Twenty-five years ago I was born prematurely with a birth defect known as gastroschisis. As a result I now live with a scar across my abdomen, no belly button, and several chronic health problems.
While my story starts at birth, everything that happened to me then I feel is more my parents’ story. I don’t remember those surgeries or my first few years filled with hospital appointments. For me, my story with my visible difference started at around age seven, when I started getting bullied for it at school.
I’d be bullied for the next decade, up until I left high school at the age of 17.
While I absolutely recognise there are many privileges to having a visible difference that can easily be covered, I didn’t feel like I could hide it at school.
I’ve never experienced street harassment for my difference, nor has it ever impacted aspects of my life such as employment. But it greatly impacted my time in education; a time in life that shapes the adult you might turn into.
My visible difference was hidden by my school sweatshirt, and yet almost everyone in the entire building knew about it. My high school had more than 1,000 students, and I don’t feel I’m being dramatic by saying they almost all knew. It spread like wildfire.
Kids years older than me knew about it, so did children years younger, staff were probably aware too. There was a tangible buzz around it. Everyone wanted to know, wanted to see, wanted to touch it for themselves. I was dragged around the playground by my hair, cornered in bathrooms and had clothing removed without consent. People gawked and whispered and touched.
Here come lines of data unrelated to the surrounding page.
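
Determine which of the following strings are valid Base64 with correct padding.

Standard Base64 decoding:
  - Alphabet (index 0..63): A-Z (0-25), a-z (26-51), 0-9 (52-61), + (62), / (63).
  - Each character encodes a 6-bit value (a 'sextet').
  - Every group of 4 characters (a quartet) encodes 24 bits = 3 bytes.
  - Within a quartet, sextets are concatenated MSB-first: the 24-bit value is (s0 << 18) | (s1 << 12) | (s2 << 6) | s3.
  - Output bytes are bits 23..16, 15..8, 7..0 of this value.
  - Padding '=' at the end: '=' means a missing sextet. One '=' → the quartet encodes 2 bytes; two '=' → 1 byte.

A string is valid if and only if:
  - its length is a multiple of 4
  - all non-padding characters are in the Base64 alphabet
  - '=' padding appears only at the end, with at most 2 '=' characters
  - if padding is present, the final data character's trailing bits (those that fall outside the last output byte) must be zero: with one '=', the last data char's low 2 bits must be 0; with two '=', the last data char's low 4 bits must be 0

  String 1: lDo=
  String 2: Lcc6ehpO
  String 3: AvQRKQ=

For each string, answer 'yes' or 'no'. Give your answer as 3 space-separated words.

Answer: yes yes no

Derivation:
String 1: 'lDo=' → valid
String 2: 'Lcc6ehpO' → valid
String 3: 'AvQRKQ=' → invalid (len=7 not mult of 4)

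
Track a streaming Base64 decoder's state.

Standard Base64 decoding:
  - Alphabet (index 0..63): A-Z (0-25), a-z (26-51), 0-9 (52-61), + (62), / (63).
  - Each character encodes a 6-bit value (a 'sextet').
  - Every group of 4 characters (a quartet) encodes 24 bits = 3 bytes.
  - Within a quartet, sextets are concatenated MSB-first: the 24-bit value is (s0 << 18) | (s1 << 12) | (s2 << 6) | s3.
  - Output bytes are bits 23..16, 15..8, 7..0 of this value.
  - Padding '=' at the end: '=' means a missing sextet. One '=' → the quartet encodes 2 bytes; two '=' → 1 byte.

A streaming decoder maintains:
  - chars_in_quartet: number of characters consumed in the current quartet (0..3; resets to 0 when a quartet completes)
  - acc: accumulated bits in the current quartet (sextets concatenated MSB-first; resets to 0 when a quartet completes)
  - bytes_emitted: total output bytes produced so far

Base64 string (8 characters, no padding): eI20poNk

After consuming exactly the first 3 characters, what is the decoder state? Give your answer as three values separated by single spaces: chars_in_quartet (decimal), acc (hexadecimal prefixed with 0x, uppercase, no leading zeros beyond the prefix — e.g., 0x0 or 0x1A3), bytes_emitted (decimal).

Answer: 3 0x1E236 0

Derivation:
After char 0 ('e'=30): chars_in_quartet=1 acc=0x1E bytes_emitted=0
After char 1 ('I'=8): chars_in_quartet=2 acc=0x788 bytes_emitted=0
After char 2 ('2'=54): chars_in_quartet=3 acc=0x1E236 bytes_emitted=0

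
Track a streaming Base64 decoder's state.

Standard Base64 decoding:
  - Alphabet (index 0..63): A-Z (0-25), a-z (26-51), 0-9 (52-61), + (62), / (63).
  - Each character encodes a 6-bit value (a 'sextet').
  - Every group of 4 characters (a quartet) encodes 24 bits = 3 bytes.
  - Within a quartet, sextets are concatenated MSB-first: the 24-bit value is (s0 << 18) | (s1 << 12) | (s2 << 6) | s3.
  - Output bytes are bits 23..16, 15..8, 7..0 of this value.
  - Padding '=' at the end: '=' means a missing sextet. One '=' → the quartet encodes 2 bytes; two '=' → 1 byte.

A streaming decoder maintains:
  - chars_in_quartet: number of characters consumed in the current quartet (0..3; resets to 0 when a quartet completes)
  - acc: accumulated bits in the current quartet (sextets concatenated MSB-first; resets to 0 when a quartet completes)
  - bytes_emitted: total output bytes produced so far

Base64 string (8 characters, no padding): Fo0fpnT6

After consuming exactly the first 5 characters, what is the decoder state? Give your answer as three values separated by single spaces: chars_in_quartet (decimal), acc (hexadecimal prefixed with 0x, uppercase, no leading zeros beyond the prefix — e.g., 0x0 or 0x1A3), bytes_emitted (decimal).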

Sometimes I’d receive verbal abuse about it on the bus in the morning; I hadn’t even entered the grounds yet. I distinctly remember this happening once from a younger boy. I had absolutely no idea how he knew who I was, where I lived, or how he knew about what I believed to be my shameful secret. My younger brother put a swift stop to his shouting, but the damage was done and my day was already ruined. It wasn’t even 9am.
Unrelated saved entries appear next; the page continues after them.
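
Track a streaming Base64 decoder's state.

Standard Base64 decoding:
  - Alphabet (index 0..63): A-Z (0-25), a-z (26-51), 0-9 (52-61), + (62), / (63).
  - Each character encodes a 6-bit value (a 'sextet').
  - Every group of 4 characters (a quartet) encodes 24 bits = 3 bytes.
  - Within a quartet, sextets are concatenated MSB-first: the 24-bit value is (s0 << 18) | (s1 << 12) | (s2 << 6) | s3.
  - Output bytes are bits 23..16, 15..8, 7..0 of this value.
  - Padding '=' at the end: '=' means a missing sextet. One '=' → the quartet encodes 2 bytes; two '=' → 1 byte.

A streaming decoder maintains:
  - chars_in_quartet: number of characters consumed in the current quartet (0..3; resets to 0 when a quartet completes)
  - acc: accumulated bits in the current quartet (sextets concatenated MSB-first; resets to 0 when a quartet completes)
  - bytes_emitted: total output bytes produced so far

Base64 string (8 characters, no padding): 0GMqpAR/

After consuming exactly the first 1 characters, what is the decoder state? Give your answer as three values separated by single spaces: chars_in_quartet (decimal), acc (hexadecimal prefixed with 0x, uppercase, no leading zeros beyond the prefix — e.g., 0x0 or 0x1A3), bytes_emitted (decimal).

Answer: 1 0x34 0

Derivation:
After char 0 ('0'=52): chars_in_quartet=1 acc=0x34 bytes_emitted=0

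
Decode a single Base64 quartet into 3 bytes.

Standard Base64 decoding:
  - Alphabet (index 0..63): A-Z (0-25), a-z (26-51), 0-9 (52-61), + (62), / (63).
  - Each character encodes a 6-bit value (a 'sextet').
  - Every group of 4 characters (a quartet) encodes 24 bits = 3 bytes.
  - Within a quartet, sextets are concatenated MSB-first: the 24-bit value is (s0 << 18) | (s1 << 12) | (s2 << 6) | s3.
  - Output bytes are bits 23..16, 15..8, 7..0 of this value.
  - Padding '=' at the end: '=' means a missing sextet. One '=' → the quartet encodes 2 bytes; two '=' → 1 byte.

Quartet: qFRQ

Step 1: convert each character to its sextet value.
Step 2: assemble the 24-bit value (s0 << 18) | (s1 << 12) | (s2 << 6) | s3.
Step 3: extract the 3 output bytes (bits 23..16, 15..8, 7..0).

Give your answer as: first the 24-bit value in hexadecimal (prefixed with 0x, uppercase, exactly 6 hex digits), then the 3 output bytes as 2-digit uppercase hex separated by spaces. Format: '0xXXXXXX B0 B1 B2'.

Sextets: q=42, F=5, R=17, Q=16
24-bit: (42<<18) | (5<<12) | (17<<6) | 16
      = 0xA80000 | 0x005000 | 0x000440 | 0x000010
      = 0xA85450
Bytes: (v>>16)&0xFF=A8, (v>>8)&0xFF=54, v&0xFF=50

Answer: 0xA85450 A8 54 50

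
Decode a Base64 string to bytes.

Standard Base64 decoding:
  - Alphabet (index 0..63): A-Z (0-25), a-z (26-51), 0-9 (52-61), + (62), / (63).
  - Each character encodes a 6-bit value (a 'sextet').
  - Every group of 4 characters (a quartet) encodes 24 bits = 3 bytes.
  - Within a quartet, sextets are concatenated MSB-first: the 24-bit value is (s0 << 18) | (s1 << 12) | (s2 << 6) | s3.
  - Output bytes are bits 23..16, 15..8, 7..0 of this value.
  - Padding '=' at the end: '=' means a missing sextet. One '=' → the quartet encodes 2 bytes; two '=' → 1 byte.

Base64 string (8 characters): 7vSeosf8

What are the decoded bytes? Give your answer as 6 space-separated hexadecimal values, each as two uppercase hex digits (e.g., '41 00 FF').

After char 0 ('7'=59): chars_in_quartet=1 acc=0x3B bytes_emitted=0
After char 1 ('v'=47): chars_in_quartet=2 acc=0xEEF bytes_emitted=0
After char 2 ('S'=18): chars_in_quartet=3 acc=0x3BBD2 bytes_emitted=0
After char 3 ('e'=30): chars_in_quartet=4 acc=0xEEF49E -> emit EE F4 9E, reset; bytes_emitted=3
After char 4 ('o'=40): chars_in_quartet=1 acc=0x28 bytes_emitted=3
After char 5 ('s'=44): chars_in_quartet=2 acc=0xA2C bytes_emitted=3
After char 6 ('f'=31): chars_in_quartet=3 acc=0x28B1F bytes_emitted=3
After char 7 ('8'=60): chars_in_quartet=4 acc=0xA2C7FC -> emit A2 C7 FC, reset; bytes_emitted=6

Answer: EE F4 9E A2 C7 FC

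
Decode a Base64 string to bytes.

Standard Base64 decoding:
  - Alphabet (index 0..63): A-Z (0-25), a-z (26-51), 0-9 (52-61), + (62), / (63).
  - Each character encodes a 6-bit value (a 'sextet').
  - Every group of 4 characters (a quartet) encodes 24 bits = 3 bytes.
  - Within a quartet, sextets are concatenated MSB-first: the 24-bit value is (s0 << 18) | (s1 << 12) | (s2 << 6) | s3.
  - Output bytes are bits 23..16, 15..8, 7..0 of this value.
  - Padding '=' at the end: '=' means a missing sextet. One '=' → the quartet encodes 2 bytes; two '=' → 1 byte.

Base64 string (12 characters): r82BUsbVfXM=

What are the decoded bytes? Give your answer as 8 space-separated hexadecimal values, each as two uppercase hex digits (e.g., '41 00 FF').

After char 0 ('r'=43): chars_in_quartet=1 acc=0x2B bytes_emitted=0
After char 1 ('8'=60): chars_in_quartet=2 acc=0xAFC bytes_emitted=0
After char 2 ('2'=54): chars_in_quartet=3 acc=0x2BF36 bytes_emitted=0
After char 3 ('B'=1): chars_in_quartet=4 acc=0xAFCD81 -> emit AF CD 81, reset; bytes_emitted=3
After char 4 ('U'=20): chars_in_quartet=1 acc=0x14 bytes_emitted=3
After char 5 ('s'=44): chars_in_quartet=2 acc=0x52C bytes_emitted=3
After char 6 ('b'=27): chars_in_quartet=3 acc=0x14B1B bytes_emitted=3
After char 7 ('V'=21): chars_in_quartet=4 acc=0x52C6D5 -> emit 52 C6 D5, reset; bytes_emitted=6
After char 8 ('f'=31): chars_in_quartet=1 acc=0x1F bytes_emitted=6
After char 9 ('X'=23): chars_in_quartet=2 acc=0x7D7 bytes_emitted=6
After char 10 ('M'=12): chars_in_quartet=3 acc=0x1F5CC bytes_emitted=6
Padding '=': partial quartet acc=0x1F5CC -> emit 7D 73; bytes_emitted=8

Answer: AF CD 81 52 C6 D5 7D 73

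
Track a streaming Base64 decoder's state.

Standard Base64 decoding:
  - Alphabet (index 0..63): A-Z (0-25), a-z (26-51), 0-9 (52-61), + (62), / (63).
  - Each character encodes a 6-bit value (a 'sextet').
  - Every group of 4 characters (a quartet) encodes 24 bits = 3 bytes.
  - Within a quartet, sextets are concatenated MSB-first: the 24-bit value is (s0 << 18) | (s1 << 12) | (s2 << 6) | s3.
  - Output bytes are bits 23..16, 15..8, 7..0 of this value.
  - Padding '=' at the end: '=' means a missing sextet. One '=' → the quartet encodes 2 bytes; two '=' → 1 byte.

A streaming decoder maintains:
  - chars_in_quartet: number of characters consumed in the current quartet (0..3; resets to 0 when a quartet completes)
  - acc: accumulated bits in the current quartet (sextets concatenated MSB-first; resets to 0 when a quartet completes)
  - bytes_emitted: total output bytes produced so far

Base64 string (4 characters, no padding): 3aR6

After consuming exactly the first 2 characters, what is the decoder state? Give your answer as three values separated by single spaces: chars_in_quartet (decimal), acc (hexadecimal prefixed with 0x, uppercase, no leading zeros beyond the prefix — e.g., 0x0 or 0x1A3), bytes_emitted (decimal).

After char 0 ('3'=55): chars_in_quartet=1 acc=0x37 bytes_emitted=0
After char 1 ('a'=26): chars_in_quartet=2 acc=0xDDA bytes_emitted=0

Answer: 2 0xDDA 0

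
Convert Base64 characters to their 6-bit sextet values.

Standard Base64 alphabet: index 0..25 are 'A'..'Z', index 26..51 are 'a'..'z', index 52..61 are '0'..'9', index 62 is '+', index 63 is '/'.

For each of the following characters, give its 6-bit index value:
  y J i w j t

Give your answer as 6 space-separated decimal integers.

'y': a..z range, 26 + ord('y') − ord('a') = 50
'J': A..Z range, ord('J') − ord('A') = 9
'i': a..z range, 26 + ord('i') − ord('a') = 34
'w': a..z range, 26 + ord('w') − ord('a') = 48
'j': a..z range, 26 + ord('j') − ord('a') = 35
't': a..z range, 26 + ord('t') − ord('a') = 45

Answer: 50 9 34 48 35 45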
Now at 25, I love my scar. If I could click my fingers and have it removed, I wouldn’t. And this is coming from the girl who tried to have reconstructive surgery on it years earlier because I couldn’t take the bullying any more.
I absolutely understand that many are put in positions that make their life difficult with a visible difference, and that it’s ongoing for many. I hope everyone that feels self-conscious knows they’re not to blame for that. You’re not to blame if people’s comments, stares and abuse get to you and impact your self-esteem. You’re not “letting them win”, it just happens sometimes.
I became a campaigner for Changing Faces because I believe everyone deserves to feel safe and respected with equal access to all opportunities. Every environment you’re in should be a safe one. Whether that’s school, work, the changing room or the street. You’re deserving of that.
With more representation in media, film, TV, books and advertising, I believe a tangible difference will be made to many people’s lives. Everyone deserves to see themselves represented somewhere. Everyone should respect the fact that not everyone looks like them, talks like them, has the same abilities, or believes the same things.
Maybe with more representation my scar wouldn’t have been the sort of thing to spread around the school the way it did. Maybe it still would have, but I’d have been more sure of myself. Who knows? I do know I felt like the only one, and now I don’t. There’s so much value and power in that. You’re not in this alone.